School of Artificial Intelligence, Jilin University, Jilin, China.
Donnelly Centre for Cellular and Biomolecular Research, University of Toronto, Toronto, ON, Canada.
Nat Commun. 2023 Jan 25;14(1):400. doi: 10.1038/s41467-023-36134-7.
Single-cell RNA sequencing provides high-throughput gene expression information to explore cellular heterogeneity at the individual cell level. A major challenge in characterizing high-throughput gene expression data arises from challenges related to dimensionality, and the prevalence of dropout events. To address these concerns, we develop a deep graph learning method, scMGCA, for single-cell data analysis. scMGCA is based on a graph-embedding autoencoder that simultaneously learns cell-cell topology representation and cluster assignments.

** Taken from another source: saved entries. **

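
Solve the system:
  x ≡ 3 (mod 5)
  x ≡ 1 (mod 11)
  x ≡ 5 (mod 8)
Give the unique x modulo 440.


Moduli 5, 11, 8 are pairwise coprime; by CRT there is a unique solution modulo M = 5 · 11 · 8 = 440.
Solve pairwise, accumulating the modulus:
  Start with x ≡ 3 (mod 5).
  Combine with x ≡ 1 (mod 11): since gcd(5, 11) = 1, we get a unique residue mod 55.
    Write x = 3 + 5·t and substitute into x ≡ 1 (mod 11): 5·t ≡ 1 − 3 = -2 (mod 11).
    Reduce coefficients mod 11: 5·t ≡ 9 (mod 11).
    The inverse of 5 mod 11 is 9 (since 5·9 = 45 = 4·11 + 1), so t ≡ 9·9 = 81 ≡ 4 (mod 11).
    Then x = 3 + 5·4 = 23, valid modulo lcm(5, 11) = 55: x ≡ 23 (mod 55).
  Combine with x ≡ 5 (mod 8): since gcd(55, 8) = 1, we get a unique residue mod 440.
    Write x = 23 + 55·t and substitute into x ≡ 5 (mod 8): 55·t ≡ 5 − 23 = -18 (mod 8).
    Reduce coefficients mod 8: 7·t ≡ 6 (mod 8).
    The inverse of 7 mod 8 is 7 (since 7·7 = 49 = 6·8 + 1), so t ≡ 7·6 = 42 ≡ 2 (mod 8).
    Then x = 23 + 55·2 = 133, valid modulo lcm(55, 8) = 440: x ≡ 133 (mod 440).
Verify: 133 mod 5 = 3 ✓, 133 mod 11 = 1 ✓, 133 mod 8 = 5 ✓.

x ≡ 133 (mod 440).


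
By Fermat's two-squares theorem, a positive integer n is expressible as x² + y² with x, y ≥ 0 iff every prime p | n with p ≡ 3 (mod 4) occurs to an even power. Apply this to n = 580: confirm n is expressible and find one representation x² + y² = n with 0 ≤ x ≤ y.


Step 1: Factor n = 580 = 2^2 · 5 · 29.
Step 2: Check the mod-4 condition on each prime factor: 2 = 2 (special); 5 ≡ 1 (mod 4), exponent 1; 29 ≡ 1 (mod 4), exponent 1.
All primes ≡ 3 (mod 4) appear to even exponent (or don't appear), so by the two-squares theorem n IS expressible as a sum of two squares.
Step 3: Build a representation. Group n = k² · m with k = 2 and m = 5 · 29 = 145 (a product of primes ≡ 1 (mod 4)); a representation of m scales to one of n via (k·x)² + (k·y)² = k²(x² + y²). Each prime p ≡ 1 (mod 4) is itself a sum of two squares; find a² by testing p − a² for a perfect square:
  5: 5 − 1² = 4 = 2² ⇒ 5 = 1² + 2².
  29: 29 − 1² = 28, 29 − 2² = 25 = 5² ⇒ 29 = 2² + 5².
  Combine using the Brahmagupta–Fibonacci identity (a² + b²)(c² + d²) = (ac − bd)² + (ad + bc)² = (ac + bd)² + (ad − bc)²:
  5 · 29 = 145: from (1² + 2²)(2² + 5²), take (1·2 − 2·5, 1·5 + 2·2) = (2 − 10, 5 + 4) = (-8, 9); dropping signs (only squares matter) gives (8, 9); check 8² + 9² = 64 + 81 = 145 ✓.
  Scale by k = 2: (2·8, 2·9) = (16, 18).
Step 4: Order so x ≤ y and verify: 16² + 18² = 256 + 324 = 580 = n. ✓

n = 580 = 16² + 18² (one valid representation with x ≤ y).


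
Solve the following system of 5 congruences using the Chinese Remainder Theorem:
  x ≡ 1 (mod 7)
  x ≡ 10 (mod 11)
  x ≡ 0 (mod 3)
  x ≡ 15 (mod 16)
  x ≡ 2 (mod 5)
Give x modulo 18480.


Product of moduli M = 7 · 11 · 3 · 16 · 5 = 18480.
Merge one congruence at a time:
  Start: x ≡ 1 (mod 7).
  Combine with x ≡ 10 (mod 11); new modulus lcm = 77.
    Write x = 1 + 7·t and substitute into x ≡ 10 (mod 11): 7·t ≡ 10 − 1 = 9 (mod 11).
    The inverse of 7 mod 11 is 8 (since 7·8 = 56 = 5·11 + 1), so t ≡ 8·9 = 72 ≡ 6 (mod 11).
    Then x = 1 + 7·6 = 43, valid modulo lcm(7, 11) = 77: x ≡ 43 (mod 77).
  Combine with x ≡ 0 (mod 3); new modulus lcm = 231.
    Write x = 43 + 77·t and substitute into x ≡ 0 (mod 3): 77·t ≡ 0 − 43 = -43 (mod 3).
    Reduce coefficients mod 3: 2·t ≡ 2 (mod 3).
    The inverse of 2 mod 3 is 2 (since 2·2 = 4 = 1·3 + 1), so t ≡ 2·2 = 4 ≡ 1 (mod 3).
    Then x = 43 + 77·1 = 120, valid modulo lcm(77, 3) = 231: x ≡ 120 (mod 231).
  Combine with x ≡ 15 (mod 16); new modulus lcm = 3696.
    Write x = 120 + 231·t and substitute into x ≡ 15 (mod 16): 231·t ≡ 15 − 120 = -105 (mod 16).
    Reduce coefficients mod 16: 7·t ≡ 7 (mod 16).
    The inverse of 7 mod 16 is 7 (since 7·7 = 49 = 3·16 + 1), so t ≡ 7·7 = 49 ≡ 1 (mod 16).
    Then x = 120 + 231·1 = 351, valid modulo lcm(231, 16) = 3696: x ≡ 351 (mod 3696).
  Combine with x ≡ 2 (mod 5); new modulus lcm = 18480.
    Write x = 351 + 3696·t and substitute into x ≡ 2 (mod 5): 3696·t ≡ 2 − 351 = -349 (mod 5).
    Reduce coefficients mod 5: 1·t ≡ 1 (mod 5).
    So t ≡ 1 (mod 5).
    Then x = 351 + 3696·1 = 4047, valid modulo lcm(3696, 5) = 18480: x ≡ 4047 (mod 18480).
Verify against each original: 4047 mod 7 = 1, 4047 mod 11 = 10, 4047 mod 3 = 0, 4047 mod 16 = 15, 4047 mod 5 = 2.

x ≡ 4047 (mod 18480).


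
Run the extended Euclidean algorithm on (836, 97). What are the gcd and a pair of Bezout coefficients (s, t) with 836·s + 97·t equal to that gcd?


Euclidean algorithm on (836, 97) — divide until remainder is 0:
  836 = 8 · 97 + 60
  97 = 1 · 60 + 37
  60 = 1 · 37 + 23
  37 = 1 · 23 + 14
  23 = 1 · 14 + 9
  14 = 1 · 9 + 5
  9 = 1 · 5 + 4
  5 = 1 · 4 + 1
  4 = 4 · 1 + 0
gcd(836, 97) = 1.
Track Bezout coefficients alongside the remainders: start with r₀ = 836 = a·1 + b·0 (s = 1, t = 0) and r₁ = 97 = a·0 + b·1 (s = 0, t = 1); each new remainder r_{k+1} = r_{k-1} − q_k·r_k inherits s_{k+1} = s_{k-1} − q_k·s_k, t_{k+1} = t_{k-1} − q_k·t_k, so r_k = a·s_k + b·t_k at every step:
  q = 8: r = 60, s = 1 − 8·0 = 1, t = 0 − 8·1 = -8  (check: 836·1 + 97·(-8) = 60)
  q = 1: r = 37, s = 0 − 1·1 = -1, t = 1 − 1·(-8) = 9  (check: 836·(-1) + 97·9 = 37)
  q = 1: r = 23, s = 1 − 1·(-1) = 2, t = -8 − 1·9 = -17  (check: 836·2 + 97·(-17) = 23)
  q = 1: r = 14, s = -1 − 1·2 = -3, t = 9 − 1·(-17) = 26  (check: 836·(-3) + 97·26 = 14)
  q = 1: r = 9, s = 2 − 1·(-3) = 5, t = -17 − 1·26 = -43  (check: 836·5 + 97·(-43) = 9)
  q = 1: r = 5, s = -3 − 1·5 = -8, t = 26 − 1·(-43) = 69  (check: 836·(-8) + 97·69 = 5)
  q = 1: r = 4, s = 5 − 1·(-8) = 13, t = -43 − 1·69 = -112  (check: 836·13 + 97·(-112) = 4)
  q = 1: r = 1, s = -8 − 1·13 = -21, t = 69 − 1·(-112) = 181  (check: 836·(-21) + 97·181 = 1)
The row with r = 1 (the gcd) gives the Bezout coefficients s = -21, t = 181.
Result: 836 · (-21) + 97 · (181) = 1.

gcd(836, 97) = 1; s = -21, t = 181 (check: 836·(-21) + 97·181 = 1).


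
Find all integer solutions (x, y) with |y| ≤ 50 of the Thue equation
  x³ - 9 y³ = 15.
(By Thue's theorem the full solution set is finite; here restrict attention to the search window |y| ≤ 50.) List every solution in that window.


The equation is x³ - 9y³ = 15. For fixed y, x³ = 9·y³ + 15, so a solution requires the RHS to be a perfect cube.
Strategy: iterate y from -50 to 50, compute RHS = 9·y³ + 15, and check whether it is a (positive or negative) perfect cube.
Check small values of y:
  y = 0: RHS = 15 is not a perfect cube.
  y = 1: RHS = 24 is not a perfect cube.
  y = -1: RHS = 6 is not a perfect cube.
  y = 2: RHS = 87 is not a perfect cube.
  y = -2: RHS = -57 is not a perfect cube.
  y = 3: RHS = 258 is not a perfect cube.
  y = -3: RHS = -228 is not a perfect cube.
Continuing the search up to |y| = 50 finds no solutions either.
No (x, y) in the scanned range satisfies the equation.

No integer solutions with |y| ≤ 50.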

We show that scMGCA is accurate and effective for cell segregation and batch effect correction, outperforming other state-of-the-art models across multiple platforms. In addition, we perform genomic interpretation on the key compressed transcriptomic space of the graph-embedding autoencoder to demonstrate the underlying gene regulation mechanism. We demonstrate that in a pancreatic ductal adenocarcinoma dataset, scMGCA successfully provides annotations on the specific cell types and reveals differential gene expression levels across multiple tumor-associated and cell signalling pathways.
单细胞 RNA 测序提供高通量基因表达信息,以探索个体细胞水平的细胞异质性。在描述高通量基因表达数据时,主要面临与维度和辍学事件有关的挑战。为了解决这些问题,我们开发了一种用于单细胞数据分析的深度图学习方法 scMGCA。scMGCA 基于图嵌入自动编码器,同时学习细胞-细胞拓扑表示和聚类分配。我们表明,scMGCA 对于细胞分离和批次效应校正既准确又有效,在多个平台上均优于其他最先进的模型。此外,我们在图嵌入自动编码器的关键压缩转录组空间上进行基因组解释,以展示潜在的基因调控机制。我们证明,在胰腺导管腺癌数据集上,scMGCA 成功地对特定细胞类型进行注释,并揭示了多个与肿瘤相关和细胞信号通路的差异基因表达水平。